Hamburger Fernsehsender

Schwarzer Bildschirm bei greencapital.tv

Foto: Greencapital.tv

Der Internetsender will die Entwicklung Hamburgs als Umwelthauptstadt 2011 begleiten. Schon am ersten Tag ließen sich teilweise keine Videos abspielen.

Hamburg. Gestern um 13.30 Uhr war die Welt bei greencapital.tv noch in Ordnung. Kultursenator Reinhard Stuth drückte auf einen Knopf - genau genommen war es eine Taste auf der Tastatur eines Laptops -, und schon lief das Programm des Umweltsenders. Moderator Arne Bremer war zu sehen. Er stand vor einem riesengroßen rotierenden Globus und sagte einen Beitrag an.

Knapp vier Stunden später war Bremer verschwunden. Gegen 17.10 Uhr ließen sich bei greencapital.tv keine Bewegtbildinhalte mehr aufrufen. Der Pressesprecher des Senders wusste zu diesem Zeitpunkt noch nichts von der Panne. Das ergab ein Anruf des Abendblatts. Nachdem sich auch auf seinem PC nichts tat, entschuldigte der Sprecher den Bewegtbildausfall mit "Anlaufschwierigkeiten".
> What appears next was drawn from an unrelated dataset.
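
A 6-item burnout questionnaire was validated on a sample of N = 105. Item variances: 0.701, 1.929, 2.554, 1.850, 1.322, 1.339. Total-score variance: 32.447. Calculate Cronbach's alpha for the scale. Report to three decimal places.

sum of item variances = 0.701 + 1.929 + 2.554 + 1.850 + 1.322 + 1.339 = 9.695
α = (k/(k−1))·(1 − sum of item variances/σ²_total) = (6/5)·(1 − 9.695/32.447) = 0.841

Cronbach's alpha = 0.841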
Hoffentlich ist es nichts Ernsteres. Denn zumindest theoretisch ist das Konzept von greencapital.tv überzeugend. Man kann die Site wie einen ganz normalen Sender nutzen. Dazu muss der "TV Modus"-Button links oben neben dem Senderlogo auf "on" stehen. Steht er auf "off", kann man in den sieben Themenkanälen Natur, Energie, Klimawandel, Technik, Projekte, Diskussion und Stadt Hamburg ganz bestimmte Beiträge suchen. Derzeit gibt es etwa 100 Videos. Ihre Zahl soll wachsen - durch Eigenproduktionen, aber auch durch Beiträge von Bürgern und Organisationen. Der Sender des Medienunternehmers Frank Otto, der Hamburgs Aktivitäten als europäische Umwelthauptstadt 2011 medial begleiten will, versteht sich auch als Bürgerkanal.

An der Entwicklung von greencapital.tv hat sich auch Hamburg@Work beteiligt, die von Stadt und Unternehmen getragene Initiative für Medien, IT und Telekommunikation. Das Geld für die Entwicklung kam aus Mitteln, die der Senat für neue TV-Techniken zur Verfügung stellt. Diese Mittel - 2009 waren es etwa eine Million, in diesem Jahr sind es knapp 200 000 Euro - werden 2011 nicht mehr fließen. Dies verkündete Kultursenator Stuth, der auch für Medien zuständig ist. Er begründete das mit allgemeinen Sparmaßnahmen. Es gibt sicher Erbaulicheres, was man in einem Grußwort zum Start eines neuen Senders sagen kann.

Gegen 17.45 meldete sich dann der Sprecher von greencapital.tv noch einmal. Auf seinem Apple-PC liefen die Bewegtbilder des Senders nun einwandfrei. Nur bei Windows-Rechnern gäbe es noch Probleme. Eine halbe Stunde später verkündete er, dass jetzt alle Schwierigkeiten behoben seien. Auf dem Redaktions-Apple des Autors dieser Zeilen war aber bis zuletzt kein einziges Video des Senders zu sehen.